Note: I know it is vague but I couldn't find a better title, if you have a better idea you are free to edit.


Edit: I'm going to use this logic with web urls. In my situation first 20 characters are equal. For example:

http://www.foo.com/bar?id=3
http://www.foo.com/bar?id=3&fooId=23

Solution

  • The issue is in your definition of equality: Equality must be transitive. But it is not in your case. Take the following three values:

    * f
    * freeze
    * foo
    

    Then f == freeze, and foo == f, but freeze != foo.

    See also MSDN on Implementing the Equals Method, which says:

    (x.Equals(y) && y.Equals(z)) returns true if and only if x.Equals(z) returns true.

    A proper definition of equality produces distinct sets of values that are considered equal.

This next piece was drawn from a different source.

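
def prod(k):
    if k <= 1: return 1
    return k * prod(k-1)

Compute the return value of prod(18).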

If you had those, you could define a "canonical" representation for each set and calculate the hash of the canonical value so each set would have its hash code. But this only works with an operation that is transitive (as well as commutative and reflexive, these two properties are covered by your definition).

    Since your definition of equality is not transitive you cannot define such sets so you can't find a proper hash code either.

    But it raises other questions, too. Taking your example:

    string[] values = { "hell", "hello", "foo", "fooooo" };
    var result = values.Distinct(new StringComparer());
    

    Which values do you expect to go into your result? Do you always want the shortest version? This will not be guaranteed by your code, the result will depend on the internal implementation of Distinct.

    Implementing an EqualityComparer might possibly be a sub-optimal approach to your actual issue. What are you trying to achieve?